Dünyada finansal riskler artarken...

EKONOMİDE hâlâ en çok merak edilen konu; hükümetin ekonomide yaşanan riskleri ne şekilde algıladığı ve ne gibi tedbirler alacağı...

Seçimden sonra yaşadıklarımıza bakarak, rahat bir biçimde hükümetin büyük bir risk görmediği, seçimden önceki gibi bankacılık ve tüketici üzerindeki yükleri artırarak iç talebi kısmak ve cari açık sorununu bu yolla çözmek niyetinde olduğu söylenebilir. Ancak bence yine de, hükümetin bu konudaki tavrının netleşmesini biraz daha beklemek gerekiyor.
Bir soru da “Dünya ekonomisi daralmadan kurtulamıyor, acaba hükümet biraz da buna güvenerek mi, soğutma tedbirlerini savsaklıyor” şeklinde.
Dünya ekonomisi gerçekten de son günlerde yeni sıkıntılar yaşıyor ve gelişmiş ülkelerde küresel krizin yaralarını sarmakta geciktiği görülüyor.
IMF Küresel Finansal İstikrar Raporu’nun haziran ayı revizyonunda büyümenin beklenen ölçüde gerçekleşmediği görülürken, finansal risklerin de arttığına işaret ediliyor. Bu durum için başlıca üç neden sıralanıyor. Dediğimiz gibi en önemli sorun küresel ekonomideki toparlanmanın gücüne ilişkin endişelerin büyümesi. Özellikle Nisan’dan bu yana ABD’de konut sektöründe tekrarlanan zayıf veriler bu ülkede büyümenin hızlanmayacağı endişelerini artırdı.Buna bağlı olarak son dönemde ABD tahvillerinin reel getirilerinin ciddi biçimde düştüğüne şahit olduk. Yatırımcılar tercihlerini hisse senetlerinden tahvillere doğru kaydırmaya başladılar. Emtia fiyatları geçtiğimiz hafta gerilerken önümüzdeki dönemde de dalgalı seyrin devam etmesi bekleniyor.

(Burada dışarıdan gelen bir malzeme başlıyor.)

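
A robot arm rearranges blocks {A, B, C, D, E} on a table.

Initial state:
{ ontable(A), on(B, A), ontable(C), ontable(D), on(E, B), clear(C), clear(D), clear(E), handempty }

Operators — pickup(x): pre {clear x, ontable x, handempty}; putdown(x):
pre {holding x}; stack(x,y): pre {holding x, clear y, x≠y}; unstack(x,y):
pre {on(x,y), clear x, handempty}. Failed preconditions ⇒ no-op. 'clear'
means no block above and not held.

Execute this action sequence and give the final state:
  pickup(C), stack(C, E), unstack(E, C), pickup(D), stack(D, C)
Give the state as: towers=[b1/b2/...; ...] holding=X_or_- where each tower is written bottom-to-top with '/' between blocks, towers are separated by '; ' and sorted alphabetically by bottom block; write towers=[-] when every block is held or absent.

towers=[A/B/E/C/D] holding=-

step 1 (pickup(C)): towers=[A/B/E; D] holding=C
step 2 (stack(C, E)): towers=[A/B/E/C; D] holding=-
step 3 (unstack(E, C)) [no-op]: towers=[A/B/E/C; D] holding=-
step 4 (pickup(D)): towers=[A/B/E/C] holding=D
step 5 (stack(D, C)): towers=[A/B/E/C/D] holding=-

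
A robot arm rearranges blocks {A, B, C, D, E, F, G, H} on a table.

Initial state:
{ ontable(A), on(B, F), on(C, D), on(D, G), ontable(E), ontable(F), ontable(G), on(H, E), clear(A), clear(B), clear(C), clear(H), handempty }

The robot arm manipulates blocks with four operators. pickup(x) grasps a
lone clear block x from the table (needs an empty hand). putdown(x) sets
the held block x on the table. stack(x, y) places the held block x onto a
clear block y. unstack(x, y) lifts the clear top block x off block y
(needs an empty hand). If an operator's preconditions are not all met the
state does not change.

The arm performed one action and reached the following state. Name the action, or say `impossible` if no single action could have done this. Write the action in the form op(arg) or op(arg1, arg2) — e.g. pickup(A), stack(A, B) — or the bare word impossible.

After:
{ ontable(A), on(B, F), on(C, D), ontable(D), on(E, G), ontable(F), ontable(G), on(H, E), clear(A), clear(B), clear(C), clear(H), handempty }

target: towers=[A; D/C; F/B; G/E/H] holding=-
         pickup(A) → towers=[E/H; F/B; G/D/C] holding=A
     unstack(H, E) → towers=[A; E; F/B; G/D/C] holding=H
     unstack(B, F) → towers=[A; E/H; F; G/D/C] holding=B
     unstack(C, D) → towers=[A; E/H; F/B; G/D] holding=C
none of the 4 applicable actions match → impossible

impossible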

Avrupa ekonomisi de zor durumda ve küresel finansal risklerin artmasında ciddi bir rol oynuyor. Yunanistan’da yaşanan büyük sıkıntıların ardından Avrupa’nın diğer çevre ülkelerinde de borçların ödenmesi konusunda ciddi riskler oluştu. Geçen hafta reyting kuruluşları sıkıntıların bazı büyük Avrupa ülkelerine sıçraması tehlikesinden bile söz eder oldular.
Bu arada yaşanan siyasi riskler nedeniyle, özellikle ABD ve Japonya’da orta vadeli mali uyum programlarının geleceği hakkında soru işaretleri oluştu.
GÖZLER HÜKÜMET PROGRAMINDA
Küresel ekonomide riskler artarken, Türkiye’nin bunlara bakarak kendi alması gereken tedbirleri geciktirdiğini söyleyebilir miyiz?
Bence böyle bir kayıtsızlığın olmaması gerekir ama olmuyor mu derseniz, buna gönül rahatlığıyla hayır diyemem. Kesin biçimde evet ya hayır demek için biraz daha beklemek gerekecek. Şu kadarı ise rahatlıkla söylenebilir ki; küresel ekonomideki risklerin artması bizim için, orta vadede daha iyi koşullara sahip olmak adına karşımıza çıkmış bir fırsattır. Bu durum yapılması gerekenleri geciktirirse, ileride çok büyük sıkıntılar yaşama tehlikemiz var.
Piyasalar Merkez Bankası’nın son aldığı faiz kararının açıklama metnini sevmedi. Hiç olmazsa tehlikenin farkında olduğunu gösteren ibareler arıyorlardı ama bunu bile bulamadılar. Bu nedenle açıklama sonrası tedirginliğin büyüdüğüne şahit olduk.
Piyasaların kaygısı; hükümet ciddi adımlar atmakta gecikeceği için Merkez  Bankası’nın işe sahip çıkıp, özellikle iç taleple ilgili tehlikenin farkında olduğunu göstermesi idi. Bunu bulamadıkları için hayal kırıklığına uğradılar.
Son olarak piyasa oyuncularının gözlerini yaklaşık 10-15 gün içinde açıklanması beklenen Hükümet programına çevirdiklerini görüyoruz. “Acaba hükümet programında bütçe açığı ve faiz dışı fazla ile ilgili, mali disiplin sağlanacağını gösteren somut rakamlar yer alır mı” diye soruyorlar.
Hükümet programlarında daha çok siyasi unsurlar yer aldığını biliyoruz ama piyasalar son umut olarak bunu belirlediler. Bakalım buradan ne çıkacak?